Lawrence to replace old galvanized water lines at no cost for homeowners
If a city letter arrives, homeowners have 30 days to reply and may get a free galvanized line replacement with PEX, filters and warranty included.

If a letter from the City of Lawrence lands in your mailbox, you may qualify for a no-cost galvanized water line replacement, but the clock starts immediately: return the survey and waiver within 30 days or you could lose your place in the current round.
The city said it has no known lead service lines on the city side of the water system, and its focus is now on private galvanized lines, the steel pipes coated in zinc that can still carry lead contamination if they were ever downstream of a lead or unknown service line.
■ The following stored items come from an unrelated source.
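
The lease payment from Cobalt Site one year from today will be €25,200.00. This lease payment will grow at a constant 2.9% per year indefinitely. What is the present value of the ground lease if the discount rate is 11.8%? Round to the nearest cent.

Growing perpetuity: P = D₁ / (r − g) = €25,200.0000 / (0.118 − 0.029) = €283,146.07

€283146.07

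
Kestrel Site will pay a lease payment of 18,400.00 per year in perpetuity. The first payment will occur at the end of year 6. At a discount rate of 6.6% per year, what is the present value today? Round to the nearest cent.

Value at end of year 5: C / r = 18,400.00 / 0.066 = 278,787.8788
Discount to today: PV = 278,787.8788 / (1 + 0.066)^5 = 278,787.8788 / 1.376531 = 202,529.30

202529.30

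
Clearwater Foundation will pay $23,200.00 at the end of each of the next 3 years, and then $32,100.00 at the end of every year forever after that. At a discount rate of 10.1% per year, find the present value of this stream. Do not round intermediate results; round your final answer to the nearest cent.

PV of 3-year annuity: $23,200.00 × [1 − (1+0.101)^−3] / 0.101 = 57593.54509
Perpetuity value at year 3: $32,100.00 / 0.101 = 317821.78218
PV of perpetuity: 317821.78218 / (1+0.101)^3 = 238134.16160
Total PV = 57593.54509 + 238134.16160 = 295727.70669

$295727.71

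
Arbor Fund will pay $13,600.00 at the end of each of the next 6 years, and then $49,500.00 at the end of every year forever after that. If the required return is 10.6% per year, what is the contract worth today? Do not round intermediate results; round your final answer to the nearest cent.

$313338.56

PV of 6-year annuity: $13,600.00 × [1 − (1+0.106)^−6] / 0.106 = 58204.42682
Perpetuity value at year 6: $49,500.00 / 0.106 = 466981.13208
PV of perpetuity: 466981.13208 / (1+0.106)^6 = 255134.13739
Total PV = 58204.42682 + 255134.13739 = 313338.56421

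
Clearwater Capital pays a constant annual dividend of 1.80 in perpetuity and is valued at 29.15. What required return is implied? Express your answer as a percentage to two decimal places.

P = C/r ⇒ r = C/P = 1.80/29.15 = 0.061750

6.17%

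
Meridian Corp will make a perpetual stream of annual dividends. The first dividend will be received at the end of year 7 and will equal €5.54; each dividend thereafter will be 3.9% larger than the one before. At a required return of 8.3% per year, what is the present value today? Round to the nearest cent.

Value at end of year 6: C₁ / (r − g) = €5.54 / (0.083 − 0.039) = €125.9091
Discount to today: PV = €125.9091 / (1 + 0.083)^6 = €125.9091 / 1.613507 = €78.03

€78.03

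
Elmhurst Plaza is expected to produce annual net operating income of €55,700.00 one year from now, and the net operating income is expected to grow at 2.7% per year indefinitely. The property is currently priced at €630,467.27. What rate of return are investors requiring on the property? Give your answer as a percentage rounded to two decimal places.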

Lawrence’s highest concentrations of galvanized lines were found on Massachusetts Street, Vermont Street and Ohio Street, making those corridors some of the most likely places to hear from the city first.
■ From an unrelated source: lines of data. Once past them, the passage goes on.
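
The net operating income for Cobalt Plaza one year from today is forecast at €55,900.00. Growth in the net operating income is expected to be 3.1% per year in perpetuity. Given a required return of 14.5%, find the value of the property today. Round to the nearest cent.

€490350.88

Growing perpetuity: P = D₁ / (r − g) = €55,900.0000 / (0.145 − 0.031) = €490,350.88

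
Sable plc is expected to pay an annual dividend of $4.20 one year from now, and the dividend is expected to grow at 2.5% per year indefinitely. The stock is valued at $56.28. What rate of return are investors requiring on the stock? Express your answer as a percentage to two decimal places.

9.96%

P = D₁/(r − g) ⇒ r = D₁/P + g = $4.2000/$56.28 + 0.025 = 0.074627 + 0.025 = 0.099627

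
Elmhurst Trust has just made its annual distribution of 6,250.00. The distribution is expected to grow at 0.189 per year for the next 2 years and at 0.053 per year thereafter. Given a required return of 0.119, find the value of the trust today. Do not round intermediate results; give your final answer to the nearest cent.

126279.13

D_1 = 7431.25000
D_2 = 8835.75625
Terminal value at year 2: TV = D_2×(1+g_2)/(r−g_2) = 9304.05133/0.066 = 140970.47472
P_0 = D_1/(1+r)^1 + D_2/(1+r)^2 + TV/(1+r)^2
    = 6640.97408 + 7056.40589 + 112581.74845 = 126279.12842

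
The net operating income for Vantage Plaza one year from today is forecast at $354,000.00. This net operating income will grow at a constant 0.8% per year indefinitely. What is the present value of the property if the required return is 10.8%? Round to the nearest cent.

$3540000.00

Growing perpetuity: P = D₁ / (r − g) = $354,000.0000 / (0.108 − 0.008) = $3,540,000.00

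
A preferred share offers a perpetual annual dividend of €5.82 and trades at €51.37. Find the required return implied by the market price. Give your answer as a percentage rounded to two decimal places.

P = C/r ⇒ r = C/P = €5.82/€51.37 = 0.113296

11.33%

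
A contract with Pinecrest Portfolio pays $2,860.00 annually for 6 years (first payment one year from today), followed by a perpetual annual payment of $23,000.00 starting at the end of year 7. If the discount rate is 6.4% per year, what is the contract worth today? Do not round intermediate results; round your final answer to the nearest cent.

$261572.60

PV of 6-year annuity: $2,860.00 × [1 − (1+0.064)^−6] / 0.064 = 13888.52301
Perpetuity value at year 6: $23,000.00 / 0.064 = 359375.00000
PV of perpetuity: 359375.00000 / (1+0.064)^6 = 247684.08072
Total PV = 13888.52301 + 247684.08072 = 261572.60372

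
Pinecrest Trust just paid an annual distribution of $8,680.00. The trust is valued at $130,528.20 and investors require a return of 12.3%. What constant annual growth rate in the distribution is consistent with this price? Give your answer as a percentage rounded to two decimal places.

P = D₀(1+g)/(r−g) ⇒ P(r−g) = D₀(1+g) ⇒ g(P+D₀) = P·r − D₀
g = (P·r − D₀)/(P + D₀) = ($130,528.20×0.123 − $8,680.00) / ($130,528.20 + $8,680.00) = 0.052978

5.30%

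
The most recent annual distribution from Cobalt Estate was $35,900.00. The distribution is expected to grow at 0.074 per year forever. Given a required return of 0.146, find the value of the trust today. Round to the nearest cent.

D₁ = D₀ × (1 + g) = $35,900.00 × 1.074 = $38,556.6000
Growing perpetuity: P = D₁ / (r − g) = $38,556.6000 / (0.146 − 0.074) = $535,508.33

$535508.33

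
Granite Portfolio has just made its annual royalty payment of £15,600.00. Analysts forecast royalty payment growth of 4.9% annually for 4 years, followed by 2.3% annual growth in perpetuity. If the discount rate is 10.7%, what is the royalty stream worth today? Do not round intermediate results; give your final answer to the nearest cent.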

The outreach now underway is tied to an April 23 city update and a broader inventory effort under the U.S. Environmental Protection Agency’s Lead and Copper Rule Improvements. In Lawrence’s 2024 survey, about 130 galvanized lines were identified as needing replacement, but because only about 10% of property owners responded, the city estimates there could be 1,300 to 1,500 galvanized lines across the city. City staff may also contact owners by phone or email to arrange inspections.
When a property is cleared for work, the city says it will replace the private galvanized water line from the meter to the point where the line enters the building, using PEX in city documents. The work is free for eligible homeowners. Residents will get at least 48 hours’ notice before crews begin, along with a minimum 12-month workmanship warranty, a pitcher filter and six months of replacement filters. Follow-up water testing comes 3 to 6 months after installation.
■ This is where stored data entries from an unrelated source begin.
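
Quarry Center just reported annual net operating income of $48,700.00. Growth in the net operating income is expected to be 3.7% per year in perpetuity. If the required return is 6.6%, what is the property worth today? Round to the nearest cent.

$1741444.83

D₁ = D₀ × (1 + g) = $48,700.00 × 1.037 = $50,501.9000
Growing perpetuity: P = D₁ / (r − g) = $50,501.9000 / (0.066 − 0.037) = $1,741,444.83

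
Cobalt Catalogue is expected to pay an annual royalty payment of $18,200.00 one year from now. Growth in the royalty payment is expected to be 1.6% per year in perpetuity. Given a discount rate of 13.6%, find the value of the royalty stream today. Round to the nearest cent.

$151666.67

Growing perpetuity: P = D₁ / (r − g) = $18,200.0000 / (0.136 − 0.016) = $151,666.67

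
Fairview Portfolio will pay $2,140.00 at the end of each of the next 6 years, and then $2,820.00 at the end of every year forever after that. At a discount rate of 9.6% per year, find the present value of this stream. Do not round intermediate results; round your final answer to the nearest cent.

PV of 6-year annuity: $2,140.00 × [1 − (1+0.096)^−6] / 0.096 = 9430.53408
Perpetuity value at year 6: $2,820.00 / 0.096 = 29375.00000
PV of perpetuity: 29375.00000 / (1+0.096)^6 = 16947.84761
Total PV = 9430.53408 + 16947.84761 = 26378.38169

$26378.38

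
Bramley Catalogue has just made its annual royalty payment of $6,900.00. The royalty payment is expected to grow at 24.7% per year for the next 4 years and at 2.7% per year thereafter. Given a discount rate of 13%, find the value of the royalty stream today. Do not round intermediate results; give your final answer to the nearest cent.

$137554.57

D_1 = 8604.30000
D_2 = 10729.56210
D_3 = 13379.76394
D_4 = 16684.56563
Terminal value at year 4: TV = D_4×(1+g_2)/(r−g_2) = 17135.04890/0.103 = 166359.69809
P_0 = D_1/(1+r)^1 + D_2/(1+r)^2 + D_3/(1+r)^3 + D_4/(1+r)^4 + TV/(1+r)^4
    = 7614.42478 + 8402.82097 + 9272.84757 + 10232.95657 + 102031.51837 = 137554.56826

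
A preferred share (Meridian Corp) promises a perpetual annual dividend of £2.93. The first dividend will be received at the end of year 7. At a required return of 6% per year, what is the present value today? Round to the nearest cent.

Value at end of year 6: C / r = £2.93 / 0.06 = £48.8333
Discount to today: PV = £48.8333 / (1 + 0.06)^6 = £48.8333 / 1.418519 = £34.43

£34.43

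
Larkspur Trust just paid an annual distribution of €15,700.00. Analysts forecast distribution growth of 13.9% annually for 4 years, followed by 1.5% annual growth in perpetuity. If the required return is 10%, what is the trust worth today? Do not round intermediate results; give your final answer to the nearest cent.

€284078.98

D_1 = 17882.30000
D_2 = 20367.93970
D_3 = 23199.08332
D_4 = 26423.75590
Terminal value at year 4: TV = D_4×(1+g_2)/(r−g_2) = 26820.11224/0.085 = 315530.73221
P_0 = D_1/(1+r)^1 + D_2/(1+r)^2 + D_3/(1+r)^3 + D_4/(1+r)^4 + TV/(1+r)^4
    = 16256.63636 + 16833.00802 + 17429.81466 + 18047.78082 + 215511.73568 = 284078.97555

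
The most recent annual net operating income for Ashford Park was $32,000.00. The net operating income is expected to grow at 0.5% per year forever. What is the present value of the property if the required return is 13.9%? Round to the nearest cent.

D₁ = D₀ × (1 + g) = $32,000.00 × 1.005 = $32,160.0000
Growing perpetuity: P = D₁ / (r − g) = $32,160.0000 / (0.139 − 0.005) = $240,000.00

$240000.00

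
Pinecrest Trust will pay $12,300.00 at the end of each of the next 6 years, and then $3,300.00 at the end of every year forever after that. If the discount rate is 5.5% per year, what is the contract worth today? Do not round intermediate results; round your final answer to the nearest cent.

$104959.77

PV of 6-year annuity: $12,300.00 × [1 − (1+0.055)^−6] / 0.055 = 61445.02280
Perpetuity value at year 6: $3,300.00 / 0.055 = 60000.00000
PV of perpetuity: 60000.00000 / (1+0.055)^6 = 43514.74998
Total PV = 61445.02280 + 43514.74998 = 104959.77278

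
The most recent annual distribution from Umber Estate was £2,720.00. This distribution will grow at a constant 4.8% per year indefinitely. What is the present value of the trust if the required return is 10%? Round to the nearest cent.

£54818.46

D₁ = D₀ × (1 + g) = £2,720.00 × 1.048 = £2,850.5600
Growing perpetuity: P = D₁ / (r − g) = £2,850.5600 / (0.1 − 0.048) = £54,818.46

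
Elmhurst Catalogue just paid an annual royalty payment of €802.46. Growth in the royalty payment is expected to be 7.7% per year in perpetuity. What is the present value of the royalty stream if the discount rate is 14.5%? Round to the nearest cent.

€12709.55

D₁ = D₀ × (1 + g) = €802.46 × 1.077 = €864.2494
Growing perpetuity: P = D₁ / (r − g) = €864.2494 / (0.145 − 0.077) = €12,709.55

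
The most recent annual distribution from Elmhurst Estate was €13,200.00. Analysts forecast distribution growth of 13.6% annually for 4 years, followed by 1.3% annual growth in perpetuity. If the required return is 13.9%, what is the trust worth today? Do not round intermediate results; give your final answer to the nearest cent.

D_1 = 14995.20000
D_2 = 17034.54720
D_3 = 19351.24562
D_4 = 21983.01502
Terminal value at year 4: TV = D_4×(1+g_2)/(r−g_2) = 22268.79422/0.126 = 176736.46205
P_0 = D_1/(1+r)^1 + D_2/(1+r)^2 + D_3/(1+r)^3 + D_4/(1+r)^4 + TV/(1+r)^4
    = 13165.23266 + 13130.55689 + 13095.97246 + 13061.47912 + 105010.14560 = 157463.38673

€157463.39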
The city is paying for the effort with about $250,000 a year from water main replacement funds, and replacements will be scheduled in the order responses come in. That makes the first response especially important: the city’s letter warns that if homeowners do not complete the survey and waiver within 30 days, they may no longer qualify for the current round of work or may be pushed to the end of the list.
Under the EPA rule, galvanized requiring replacement means galvanized pipe that is or ever was downstream of a lead service line, or downstream of a lead-status-unknown line. Kansas Department of Health and Environment says the Lead and Copper Rule applies to community water systems and non-transient non-community systems, and the state sets the lead action level at 0.015 mg/L based on the 90th percentile of tap samples. State guidance also says lead exposure can damage the brain, red blood cells and kidneys, with young children and pregnant women facing the greatest risk.